Il progetto del futuro sta nel linguaggio dell'erba, dei fiori, degli alberi, dell'acqua, della terra e dell'aria che ci circondano

Il dialogo tra passato e futuro, fondato sulla cultura, ci permette di vivere l'unica realtà possibile, la complessità del presente; ed è premessa e condizione della nostra dignità. Sia quella che spetta a tutti noi – cittadini e stranieri – in astratto, in quanto persone. Sia quella che spetta a ciascuno di noi – cittadino o straniero – in concreto, nello svolgimento della propria personalità atttraverso gli ostacoli di ordine economico e sociale che ne impediscono il pieno sviluppo e ne limitano la libertà e l'uguaglianza.

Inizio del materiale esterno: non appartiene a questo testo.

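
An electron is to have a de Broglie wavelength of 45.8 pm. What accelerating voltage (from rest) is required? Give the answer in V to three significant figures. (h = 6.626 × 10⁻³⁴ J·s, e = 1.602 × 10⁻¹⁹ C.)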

La memoria del passato sta nel linguaggio delle pietre e degli oggetti che esprimono quel passato. Il progetto del futuro sta nel linguaggio dell'erba, dei fiori, degli alberi, dell'acqua, della terra e dell'aria che ci circondano e che continuiamo sempre più a violentare e a ceracre di far tacere, con la nostra pretesa dissennata di dominio e di sfruttamento dell'ambiente.

Il nostro rapporto con la bellezza e con la ricchezza del passato e con quelle della natura è componente essenziale della dignità oggi e soprattutto domani (se riusciamo a salvarle).